Engineering Practices to Reduce VPN Latency: From Protocol Selection to Kernel Tuning
1. Protocol Selection: WireGuard vs OpenVPN
VPN protocol choice significantly impacts latency. WireGuard, based on UDP with modern cryptographic primitives (ChaCha20, Curve25519), runs in kernel space, eliminating context-switch overhead. Benchmarks show WireGuard reduces latency by 30%-50% compared to OpenVPN (TLS mode) under identical network conditions. While OpenVPN offers flexibility, its user-space processing, TLS handshake, and cipher negotiation introduce extra delay. For latency-sensitive applications, WireGuard is the preferred choice.
2. Transport Optimization: TCP BBR and MTU Tuning
2.1 Congestion Control Algorithm
The default CUBIC algorithm performs poorly on high-latency links. BBR (Bottleneck Bandwidth and Round-trip propagation time) models the network path's bandwidth and RTT, avoiding bufferbloat and significantly reducing queuing delay.

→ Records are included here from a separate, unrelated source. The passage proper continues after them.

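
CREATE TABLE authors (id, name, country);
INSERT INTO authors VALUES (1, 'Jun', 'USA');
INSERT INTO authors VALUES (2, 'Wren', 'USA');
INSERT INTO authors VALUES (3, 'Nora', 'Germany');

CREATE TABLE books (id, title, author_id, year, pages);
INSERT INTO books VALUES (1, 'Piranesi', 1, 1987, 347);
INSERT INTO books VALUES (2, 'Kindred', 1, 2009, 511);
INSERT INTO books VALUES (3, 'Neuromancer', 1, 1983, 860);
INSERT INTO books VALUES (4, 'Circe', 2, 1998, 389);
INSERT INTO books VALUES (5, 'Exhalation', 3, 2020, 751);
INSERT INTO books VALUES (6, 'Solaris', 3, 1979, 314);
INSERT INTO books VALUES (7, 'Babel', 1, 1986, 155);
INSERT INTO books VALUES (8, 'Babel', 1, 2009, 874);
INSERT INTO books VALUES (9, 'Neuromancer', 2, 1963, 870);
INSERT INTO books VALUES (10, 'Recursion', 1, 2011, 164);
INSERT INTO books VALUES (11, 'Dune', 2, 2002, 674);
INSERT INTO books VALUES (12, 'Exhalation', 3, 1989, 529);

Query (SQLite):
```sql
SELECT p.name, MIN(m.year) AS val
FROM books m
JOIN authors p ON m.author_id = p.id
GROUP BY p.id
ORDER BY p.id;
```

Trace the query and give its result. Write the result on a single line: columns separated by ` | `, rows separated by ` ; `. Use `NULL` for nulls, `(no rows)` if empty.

Jun | 1983 ; Wren | 1963 ; Nora | 1979

Join each books row to its authors via author_id.
Group joined rows by authors.id; compute MIN(m.year) per group.
  1: ids {1, 2, 3, 7, 8, 10} → MIN(m.year)=1983
  2: ids {4, 9, 11} → MIN(m.year)=1963
  3: ids {5, 6, 12} → MIN(m.year)=1979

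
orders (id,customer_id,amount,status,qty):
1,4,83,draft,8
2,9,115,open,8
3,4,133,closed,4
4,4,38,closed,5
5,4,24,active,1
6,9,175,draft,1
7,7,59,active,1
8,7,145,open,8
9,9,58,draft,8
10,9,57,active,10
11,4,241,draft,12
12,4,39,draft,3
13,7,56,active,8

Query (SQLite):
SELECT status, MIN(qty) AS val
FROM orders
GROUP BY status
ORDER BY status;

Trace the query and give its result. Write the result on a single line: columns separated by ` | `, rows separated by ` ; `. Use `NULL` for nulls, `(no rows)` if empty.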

Enable BBR on the VPN interface:
# Set BBR on VPN interface
echo "net.core.default_qdisc=fq" >> /etc/sysctl.conf
echo "net.ipv4.tcp_congestion_control=bbr" >> /etc/sysctl.conf
sysctl -p
2.2 MTU and MSS Clamping
VPN encapsulation adds overhead (WireGuard ~60 bytes, OpenVPN ~80 bytes). If the physical link MTU is 1500, set the VPN tunnel MTU to 1420-1440. Oversized MTU causes IP fragmentation, increasing retransmissions and latency. Adjust with ip link set dev wg0 mtu 1420. Additionally, clamp MSS in the firewall:
iptables -t mangle -A FORWARD -p tcp --tcp-flags SYN,RST SYN -j TCPMSS --clamp-mss-to-pmtu
3. Kernel Tuning: RPS, XPS, and Interrupt Affinity
3.1 Receive Packet Steering (RPS)
RPS distributes softirq processing across multiple CPU cores, avoiding single-core bottlenecks. For multi-queue NICs, set RPS CPU mask per queue:
echo "f" > /sys/class/net/eth0/queues/rx-0/rps_cpus # Use first 4 cores
3.2 Transmit Packet Steering (XPS)
XPS binds transmit queues to specific CPUs, improving cache locality. Configure similarly to RPS:
echo "f" > /sys/class/net/eth0/queues/tx-0/xps_cpus
3.3 Interrupt Affinity
Bind NIC interrupts to dedicated CPUs to reduce interference with other tasks:
# Check interrupt numbers
cat /proc/interrupts | grep eth0
# Bind interrupt to CPU0
echo "1" > /proc/irq/<IRQ_NUM>/smp_affinity
4. Additional Engineering Practices
- Enable GRO/GSO: Reduce small-packet processing overhead:
ethtool -K eth0 gro on gso on. - Use UDP Tunnels: Avoid TCP-over-TCP performance collapse. WireGuard uses UDP natively; OpenVPN can be configured in UDP mode.
- Hardware Acceleration: CPUs with AES-NI accelerate encryption; WireGuard's ChaCha20 benefits from AVX instructions.
5. Performance Validation
Use iperf3 and ping to measure latency before and after optimization:
# Test latency
ping -c 100 -i 0.1 <VPN_GATEWAY>
# Test throughput
iperf3 -c <VPN_GATEWAY> -t 30 -P 4
Compare RTT and throughput to confirm tuning effectiveness.